Tomas Leach – Seu humor era absolutamente essencial. É tão entrelaçado com a maneira como enxergava o mundo que é até difícil definir. Talvez possamos dizer que essa característica mostra como ele conseguia ver humanidade em tudo que é admiravelmente estranho, e como levar tudo tão à sério pode diminuir isto. Também acho bonito o quão modesto ele é. Se ele podia rir de tudo no mundo, como poderia se levar à sério?

ET –  Você acha que essa modéstia em excesso o protegeu de se tornar um fotógrafo de grande sucesso?

TL – Certamente, mas era mais do que isso. Foi uma combinação de escolha, oportunidade, “timing” e teimosia. Há diversas razões que explicam por que Saul não foi considerado um grande nome na fotografia antes. Para não dizer que não foi um artista de sucesso, durante os anos 60 e 70 seu trabalho de moda era muito popular.  Não foi o status que ele poderia ter alcançado –e que aos poucos vem alcançando– como um dos fotógrafos mais importantes que trabalharam com cores.
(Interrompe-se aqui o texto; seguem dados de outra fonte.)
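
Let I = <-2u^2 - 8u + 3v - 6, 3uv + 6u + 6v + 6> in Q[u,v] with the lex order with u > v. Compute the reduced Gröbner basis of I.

f_1 = -2u^2 - 8u + 3v - 6, LT = u^2.
f_2 = 3uv + 6u + 6v + 6, LT = uv.

S(f_1,f_2): lcm = u^2v. S = -2u^2 + 2uv - 2u - 3/2v^2 + 3v.
  leading term u^2: subtract (1)·f_1 from -2u^2 + 2uv - 2u - 3/2v^2 + 3v → 2uv + 6u - 3/2v^2 + 6
  leading term uv: subtract (2/3)·f_2 from 2uv + 6u - 3/2v^2 + 6 → 2u - 3/2v^2 - 4v + 2
  leading term u: no divisor's leading term divides it; move 2u to the remainder.
  leading term v^2: no divisor's leading term divides it; move -3/2v^2 to the remainder.
  leading term v: no divisor's leading term divides it; move -4v to the remainder.
  leading term 1: no divisor's leading term divides it; move 2 to the remainder.
  remainder 2u - 3/2v^2 - 4v + 2 ≠ 0; add g_3 = 2u - 3/2v^2 - 4v + 2 to the basis.

S(f_2,g_3): lcm = uv. S = 2u + 3/4v^3 + 2v^2 + v + 2.
  leading term u: subtract (1)·g_3 from 2u + 3/4v^3 + 2v^2 + v + 2 → 3/4v^3 + 7/2v^2 + 5v
  leading term v^3: no divisor's leading term divides it; move 3/4v^3 to the remainder.
  leading term v^2: no divisor's leading term divides it; move 7/2v^2 to the remainder.
  leading term v: no divisor's leading term divides it; move 5v to the remainder.
  remainder 3/4v^3 + 7/2v^2 + 5v ≠ 0; add g_4 = 3/4v^3 + 7/2v^2 + 5v to the basis.

The other S-polynomials (S(f_1,g_3), S(f_1,g_4), S(f_2,g_4), S(g_3,g_4)) all reduce to 0 modulo the current basis, so we have a Gröbner basis.
Inter-reduce: drop elements whose leading term is divisible by another's, tail-reduce, and make monic.

G = {u - 3/4v^2 - 2v + 1, v^3 + 14/3v^2 + 20/3v}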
ET – Em um momento do documentário, Leiter brinca e diz que, talvez, não desse a permissão para fazer o documentário. Ao final, ele assiste a uma passagem e gosta. Você acredita que o filme é o retrato imaginado por ele sobre seus últimos anos de vida?

TL Quando ele assistiu ao filme, riu muito. Adorou suas próprias piadas, completava as próprias frases e chamava a si mesmo de despirocado. No final, me disse: “Não posso reclamar, sou eu mesmo”, o que foi um grande elogio. Ele gostou da escolha das imagens, como foi filmado e da trilha.
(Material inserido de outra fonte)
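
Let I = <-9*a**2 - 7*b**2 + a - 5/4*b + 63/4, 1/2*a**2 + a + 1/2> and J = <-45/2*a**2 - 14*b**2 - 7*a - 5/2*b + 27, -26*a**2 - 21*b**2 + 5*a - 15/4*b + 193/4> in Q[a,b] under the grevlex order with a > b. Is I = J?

Yes, the ideals are equal.

For a fixed monomial order, each ideal has a unique reduced Gröbner basis; comparing bases decides equality.
Buchberger on the first generating set:
f_1 = -9*a**2 - 7*b**2 + a - 5/4*b + 63/4, LT = a**2.
f_2 = 1/2*a**2 + a + 1/2, LT = a**2.

S(f_1,f_2): lcm = a**2. S = 7/9*b**2 - 19/9*a + 5/36*b - 11/4.
  leading term b**2: no divisor's leading term divides it; move 7/9*b**2 to the remainder.
  leading term a: no divisor's leading term divides it; move -19/9*a to the remainder.
  leading term b: no divisor's leading term divides it; move 5/36*b to the remainder.
  leading term 1: no divisor's leading term divides it; move -11/4 to the remainder.
  remainder 7/9*b**2 - 19/9*a + 5/36*b - 11/4 ≠ 0; add g_3 = 7/9*b**2 - 19/9*a + 5/36*b - 11/4 to the basis.

The other S-polynomials (S(f_1,g_3), S(f_2,g_3)) all reduce to 0 modulo the current basis, so we have a Gröbner basis.
Inter-reduce: drop elements whose leading term is divisible by another's, tail-reduce, and make monic.
Reduced Gröbner basis: {a**2 + 2*a + 1, b**2 - 19/7*a + 5/28*b - 99/28}.

Buchberger on the second generating set:
h_1 = -45/2*a**2 - 14*b**2 - 7*a - 5/2*b + 27, LT = a**2.
h_2 = -26*a**2 - 21*b**2 + 5*a - 15/4*b + 193/4, LT = a**2.

S(h_1,h_2): lcm = a**2. S = -217/1170*b**2 + 589/1170*a - 31/936*b + 341/520.
  leading term b**2: no divisor's leading term divides it; move -217/1170*b**2 to the remainder.
  leading term a: no divisor's leading term divides it; move 589/1170*a to the remainder.
  leading term b: no divisor's leading term divides it; move -31/936*b to the remainder.
  leading term 1: no divisor's leading term divides it; move 341/520 to the remainder.
  remainder -217/1170*b**2 + 589/1170*a - 31/936*b + 341/520 ≠ 0; add k_3 = -217/1170*b**2 + 589/1170*a - 31/936*b + 341/520 to the basis.

The other S-polynomials (S(h_1,k_3), S(h_2,k_3)) all reduce to 0 modulo the current basis, so we have a Gröbner basis.
Inter-reduce: drop elements whose leading term is divisible by another's, tail-reduce, and make monic.
Reduced Gröbner basis: {a**2 + 2*a + 1, b**2 - 19/7*a + 5/28*b - 99/28}.

The two bases agree; hence the ideals are identical.
The choice of monomial ordering does not affect the verdict — as long as both bases are computed under the same ordering, their equality decides ideal equality.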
ET – O título do documentário fala sobre o “devagar”. Qual a importância desse elemento para a fotografia de Leiter?

TL – Saul nunca viu a necessidade de se apressar. Ele gostava de viver na sua paz e ritmo. Eu acho que há algo muito bonito nisso. Encarar o mundo em seus próprios termos.

ET – Ele foi um pintor também, mas quase nada é falado sobre suas pinturas. Que relações você faz entre suas fotografias e pinturas? Você acha que é possível considerar todos seus trabalhos de uma só maneira?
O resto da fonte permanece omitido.